Matura recently told AutoblogGreen that initial response to the price announcement was "all very positive." Around 2,500 people have registered so far, with around 40 percent making a reservation with their local dealer and 60 percent just asking for more information. "We've heard anecdotally that people are very pleased that there will be a cabriolet version as well," she said.
The trick, of course, is figuring out how best to sell and lease a car like the Fortwo ED. While no lease price has yet been announced, Matura did say Smart USA might soon be the only automaker in the US to offer an electric vehicle with a battery lease program. This option is available for Fortwo EDs (and EVs like the Renault Twizy) in Europe. "We haven't ruled it out," she said. "I don't know that it has to be exactly the way they do it in Europe, but there might be some reason to bring something similar to customers here. That's part of the reason I'm asking some of those questions of the people who are interested. I want to understand why they're buying the vehicle, why they're leasing the vehicle. You can't do that by looking at what the Prius did or what Nissan did, because the Smart customer is different.
"Mercedes-Benz has never had an issue introducing a new concept. Smart certainly doesn't," she added. Still, battery leasing isn't just a matter of figuring out the right price. It's full of legal challenges. "In Europe, every country operates different, but if you're in the European Union, they all kind of operate the same," Matura said. "Not so in the United States. So there are just a lot of little things to look at. What I never want to do is launch something that has good intentions but because of some things that are outside of our control it might not be how we envisioned it and might not be a positive for our customer."
"Mercedes-Benz has never had an issue introducing a new concept. Smart certainly doesn't."
As we said in our First Drive, the Smart ED finally makes the two-seater the car it should always have been. Matura agrees, to a point. "The car you see out there [indicating the ForStars concept] is an electric car, and you wouldn't know it unless we tell you what's inside. To be green, or whatever your purpose is for driving new technologies, doesn't have to be boring. When you talk to Americans, sometimes they think that. What Smart brings to the table is that it can be anything you want it to be, just like the gasoline version."
"When you talk to Americans, sometimes they think that green is boring. It doesn't have to be."
In the US, the electric Fortwo will be available with the bespoke Tailor Made by Brabus program. Smart USA can also wrap your new Fortwo for more personalization. Matura said even before you get to Tailor Made, there are 6,200 combinations of colors in the "standard" lineup, so that whole "anything you want" line isn't just bluster.
Well, unless, of course, you want four seats. While the Smart brand did sell a ForFour in Europe between 2004 and 2006, it never did so in the US. An updated version is coming to the brand, but Matura wouldn't say if it's on the schedule for the US. "As far as the four-seater, I know it's in discussion for the US, but I don't have an answer on that yet," she said. "I would love to see it, but the interesting thing is we've had so much success here this year  without it, that it's not necessary." Smart sold 10,009 Fortwos in the US last year, up from 5,208 in 2011.

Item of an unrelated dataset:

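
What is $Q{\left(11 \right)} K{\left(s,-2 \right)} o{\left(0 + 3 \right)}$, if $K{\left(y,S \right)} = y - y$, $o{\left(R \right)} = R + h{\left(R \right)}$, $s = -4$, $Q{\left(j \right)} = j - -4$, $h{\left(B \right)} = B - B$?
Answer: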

We do know that an all-new Fortwo will be available in 2015. "I've gotten a glimpse of it," Matura said, "Not to say it won't change, but it holds true to its Smart roots with some very clever and great updates. It will look different, but the passion is still there."
Ahh, passion. It's not just a trim line for the Fortwo line. It's something Matura wanted to tap into when Daimler took the brand back in the US in early 2011. "When we took over, we saw such passion in the customers that we had that we knew there had to be more of that out there. So, building awareness of the Smart brand itself was the first step, and we did that successfully. I think the electric drive is the next step in the evolution of Smart. I think it will be very positive for Smart in the United States, but I think more so because now we have that awareness built up and people say, 'That makes sense. I understand what Smart is and it's a no-brainer that they have this new technology.' I think people would scratch their head if it wasn't here.
"I think people would scratch their head if electric drive wasn't here."
"We're playing around to see if the electric bike makes sense for the United States. They're talking about the electric scooter, and if you look at how cities are evolving these days, Smart will just continue to grow and it's going to grow in that electric role. I think it's the perfect brand to do it."
The perfect brand, maybe, but Matura was clear that she doesn't think one company can promote electric vehicles on its own, even if it does have a few thousand color choices. "I think the auto industry and the government has to do a better job of promoting why driving an electric car might be the right thing, whether you consider yourself to be green or not," she said. "I think there's this attitude that only early adopters or people who believe we should never have another plastic container in our lives are the only ones interested in that, and I don't think that's true."